Fait notable, chaque production d'envergure des "Miz" reprend toujours la même gravure de Cosette en affiche. La scénographie d'Emmanuelle Roy déclare se baser sur une gravure de Doré illustrant la Divine Comédie, représentant l'ascension de Dante. Concrètement, deux éléments mobiles viennent structurer la scène du Châtelet, également agrémentés de trois autres structures plus épisodiques, dépeignant respectivement le rade montfermeillois, la barricade, ainsi que la cour du n°7, rue de l'homme armé.

La production étant faite avec l'accord de Cameron Mackintosh Ltd, on se risquera à faire ici la comparaison entre Paris et Londres. Ainsi pour le reste, point de tournette -qui faisait pourtant tout le sel du périple de Valjean dans le prologue ou encore de l'air "Maître Thénardier" outre-Manche- mais une utilisation extensive des projections tant en avant scène qu'en fond, avec des vidéos aux airs d'aquarelles signées Cutback dans l'air du temps et remarquées d'esthétisme. Afin d'accentuer la théâtralité, la fin du prologue donne lieu à une projection du titre plutôt que d'indiquer la rupture des unités de temps et de lieux, rendant illisible la trame narrative au néophyte.

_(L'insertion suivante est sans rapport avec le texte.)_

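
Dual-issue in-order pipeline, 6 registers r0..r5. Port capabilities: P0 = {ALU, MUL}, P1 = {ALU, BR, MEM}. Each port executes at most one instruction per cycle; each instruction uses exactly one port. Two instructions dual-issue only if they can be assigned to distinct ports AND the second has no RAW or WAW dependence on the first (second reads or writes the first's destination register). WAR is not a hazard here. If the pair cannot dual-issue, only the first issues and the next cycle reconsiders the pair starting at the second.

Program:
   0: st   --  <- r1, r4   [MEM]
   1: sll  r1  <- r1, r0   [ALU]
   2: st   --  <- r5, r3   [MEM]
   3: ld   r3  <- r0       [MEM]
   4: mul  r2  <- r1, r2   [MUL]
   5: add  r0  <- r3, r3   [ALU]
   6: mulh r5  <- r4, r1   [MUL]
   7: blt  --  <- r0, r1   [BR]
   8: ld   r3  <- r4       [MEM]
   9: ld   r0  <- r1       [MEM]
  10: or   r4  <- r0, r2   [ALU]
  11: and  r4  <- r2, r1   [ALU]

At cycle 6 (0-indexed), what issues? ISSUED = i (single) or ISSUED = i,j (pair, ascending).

ISSUED = 9

0. st sll @i0/i1  | pair
1. st @i2  | no-port MEM/MEM
2. ld mul @i3/i4  | pair
3. add mulh @i5/i6  | pair
4. blt @i7  | no-port BR/MEM
5. ld @i8  | no-port MEM/MEM
6. ld @i9  | RAW r0
7. or @i10  | WAW r4
8. and @i11  | tail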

C'est peut être pour la barricade rue de la Chanvrerie que cette impossibilité de faire pivoter le décors sur lui-même se fait le plus sentir ; Gavroche devant désormais revenir hors scène pour finalement mourir dans les bras d'Enjolras. Sur cette même barricade, d'aucuns déploreront également l'absence de coups de canons lors du dernier assaut, qui pourtant jouissait d'une partition millimétrée ainsi que d'une dramaturgie remarquée.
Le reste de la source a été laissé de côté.